À l’époque, Hockey Canada rapportait que 411 818 jeunes de moins de 18 ans participaient à ce sport, soit une baisse de 22 % par rapport aux 523 785 13 ans plus tôt, sans compter un programme d’introduction qui a été séparé des numéros d’inscription depuis 2021. Ce nombre a légèrement rebondi en 2023. à 436 895, mais reste inférieur aux niveaux d’avant la pandémie, même si les chiffres du football et du tennis au Canada se sont déjà rétablis.
«Je suis inquiet mais je ne suis pas paniqué», a déclaré Kinnaly à l’Associated Press. « Je suis évidemment préoccupé par ce que disent les chiffres. Je ne suis pas paniqué car je crois que le sport évolue. Je pense que les bonnes personnes – la Ligue nationale de hockey, USA Hockey, Hockey Canada, les sociétés privées – commencent toutes à avoir un dialogue honnête les unes avec les autres, ce qui signifie : A, nous devons arrêter de parler de ce qui ne va pas et, B, nous devons commencer à investir dans le changement pour le bien du sport.

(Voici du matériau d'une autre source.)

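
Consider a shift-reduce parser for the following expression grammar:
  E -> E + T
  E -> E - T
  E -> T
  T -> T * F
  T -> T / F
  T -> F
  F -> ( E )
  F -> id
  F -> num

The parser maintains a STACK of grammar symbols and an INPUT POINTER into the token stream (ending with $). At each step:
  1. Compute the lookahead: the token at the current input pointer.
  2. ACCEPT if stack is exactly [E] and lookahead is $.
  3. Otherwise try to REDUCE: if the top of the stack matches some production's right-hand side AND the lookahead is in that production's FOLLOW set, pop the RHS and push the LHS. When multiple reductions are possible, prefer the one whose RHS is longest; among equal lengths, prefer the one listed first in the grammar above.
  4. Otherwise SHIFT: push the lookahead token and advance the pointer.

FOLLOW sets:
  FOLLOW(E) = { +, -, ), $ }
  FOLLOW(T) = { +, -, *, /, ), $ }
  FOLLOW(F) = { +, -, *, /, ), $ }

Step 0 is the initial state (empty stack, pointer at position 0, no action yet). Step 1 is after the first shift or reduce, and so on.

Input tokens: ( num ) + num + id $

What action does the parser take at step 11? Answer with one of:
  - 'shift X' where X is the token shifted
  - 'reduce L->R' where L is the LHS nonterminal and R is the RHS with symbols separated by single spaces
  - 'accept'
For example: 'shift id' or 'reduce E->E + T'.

Step 1: shift (. Stack=[(] ptr=1 lookahead=num remaining=[num ) + num + id $]
Step 2: shift num. Stack=[( num] ptr=2 lookahead=) remaining=[) + num + id $]
Step 3: reduce F->num. Stack=[( F] ptr=2 lookahead=) remaining=[) + num + id $]
Step 4: reduce T->F. Stack=[( T] ptr=2 lookahead=) remaining=[) + num + id $]
Step 5: reduce E->T. Stack=[( E] ptr=2 lookahead=) remaining=[) + num + id $]
Step 6: shift ). Stack=[( E )] ptr=3 lookahead=+ remaining=[+ num + id $]
Step 7: reduce F->( E ). Stack=[F] ptr=3 lookahead=+ remaining=[+ num + id $]
Step 8: reduce T->F. Stack=[T] ptr=3 lookahead=+ remaining=[+ num + id $]
Step 9: reduce E->T. Stack=[E] ptr=3 lookahead=+ remaining=[+ num + id $]
Step 10: shift +. Stack=[E +] ptr=4 lookahead=num remaining=[num + id $]
Step 11: shift num. Stack=[E + num] ptr=5 lookahead=+ remaining=[+ id $]

Answer: shift num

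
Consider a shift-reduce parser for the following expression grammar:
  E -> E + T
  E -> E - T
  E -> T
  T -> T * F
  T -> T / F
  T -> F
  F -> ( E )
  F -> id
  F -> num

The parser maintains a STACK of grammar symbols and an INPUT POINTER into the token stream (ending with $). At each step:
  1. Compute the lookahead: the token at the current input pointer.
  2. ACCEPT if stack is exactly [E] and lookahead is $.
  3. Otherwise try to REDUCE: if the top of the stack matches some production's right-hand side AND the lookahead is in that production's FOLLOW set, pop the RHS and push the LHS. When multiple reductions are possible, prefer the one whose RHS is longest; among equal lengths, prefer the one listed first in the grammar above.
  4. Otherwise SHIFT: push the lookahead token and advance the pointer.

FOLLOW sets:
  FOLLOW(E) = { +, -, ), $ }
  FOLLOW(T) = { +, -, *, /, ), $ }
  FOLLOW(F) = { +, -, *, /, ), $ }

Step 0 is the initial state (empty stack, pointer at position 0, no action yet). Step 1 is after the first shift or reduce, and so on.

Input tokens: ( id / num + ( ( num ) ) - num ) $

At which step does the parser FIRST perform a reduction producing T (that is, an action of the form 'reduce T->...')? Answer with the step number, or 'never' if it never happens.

Answer: 4

Derivation:
Step 1: shift (. Stack=[(] ptr=1 lookahead=id remaining=[id / num + ( ( num ) ) - num ) $]
Step 2: shift id. Stack=[( id] ptr=2 lookahead=/ remaining=[/ num + ( ( num ) ) - num ) $]
Step 3: reduce F->id. Stack=[( F] ptr=2 lookahead=/ remaining=[/ num + ( ( num ) ) - num ) $]
Step 4: reduce T->F. Stack=[( T] ptr=2 lookahead=/ remaining=[/ num + ( ( num ) ) - num ) $]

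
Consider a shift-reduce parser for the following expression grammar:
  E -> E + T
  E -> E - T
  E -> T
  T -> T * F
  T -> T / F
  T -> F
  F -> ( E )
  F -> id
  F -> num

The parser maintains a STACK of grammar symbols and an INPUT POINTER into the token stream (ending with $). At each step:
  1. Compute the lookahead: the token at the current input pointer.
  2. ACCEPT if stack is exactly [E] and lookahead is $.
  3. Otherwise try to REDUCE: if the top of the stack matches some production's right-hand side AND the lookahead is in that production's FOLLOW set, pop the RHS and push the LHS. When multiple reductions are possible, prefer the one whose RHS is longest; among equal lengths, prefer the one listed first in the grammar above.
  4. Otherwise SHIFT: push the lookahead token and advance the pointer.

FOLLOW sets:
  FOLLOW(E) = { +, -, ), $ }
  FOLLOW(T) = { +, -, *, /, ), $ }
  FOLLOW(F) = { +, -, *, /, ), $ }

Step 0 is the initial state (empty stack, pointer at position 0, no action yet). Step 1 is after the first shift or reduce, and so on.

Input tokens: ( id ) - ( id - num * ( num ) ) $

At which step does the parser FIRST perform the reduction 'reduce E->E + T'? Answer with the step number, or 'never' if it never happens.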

Des choix au-delà du hockey
Peu de choses sont plus étroitement associées au Canada que le hockey, un endroit où les enfants et les adultes attendent avec impatience l’hiver et les lacs et les étangs gelant pour pouvoir chausser leurs patins, sortir un filet et jouer au brillant. Lorsque le Canada a affronté les États-Unis lors de la finale olympique de 2010 à Vancouver, la moitié de la population totale du pays a vu Sidney Crosby marquer le « but en or », gravé dans la tradition nationale. Des millions de personnes regardent Edmonton ce printemps alors que les Oilers tentent de mettre fin à une disette de 31 ans au pays en matière de championnat de la Coupe Stanley.
Pourtant, ce sport n’est peut-être plus le sport de prédilection des enfants au Canada. Selon le rapport sur les sports chez les jeunes canadiens publié l’été dernier par Solutions Research Group, le soccer est le premier choix avec 16 %, suivi de la natation, du hockey et du basketball. Les chiffres bruts de participation aux sports ne sont pas comparables étant donné les différences dans les conditions d’inscription entre les différentes instances dirigeantes.
Un programme destiné aux jeunes joueurs de hockey vise à changer la culture du sport
Opinion : Envie de changer la culture du hockey junior ? Changer le modèle économique
Les parents ont cité les problèmes financiers comme leur principale préoccupation (58 pour cent), suivis par les soins familiaux et la santé mentale des jeunes, y compris l’intimidation. Certains craignent également que le temps nécessaire aux entraînements et aux exercices, même aux niveaux inférieurs du hockey compétitif, ne fasse partie du problème.
«C’est certainement un engagement important», a déclaré Priyanka Kwatra, dont le fils Shawn, âgé de 10 ans, a développé un amour pour le sport et joue dans la banlieue de Toronto. «C’est un sport qui prend beaucoup de temps.»
Cela prend beaucoup de temps en grande partie à cause de la disponibilité limitée de glace qui pousse les entraînements et les matchs très tôt le matin ou tard le soir. De nombreux programmes pour jeunes s’entraînent neuf mois ou plus par année, sur la glace trois à cinq fois par semaine, ainsi que des entraînements hors glace.
Lorsque son mari, Amit, a examiné pour la première fois l’équipement de Shawn, le prix de 1 000 $ a été un choc. Ajoutez à cela les limites de la glace disponible pour les entraînements ou pour le plaisir et les jeux et le basket-ball ou le football semblent soudainement plus faciles.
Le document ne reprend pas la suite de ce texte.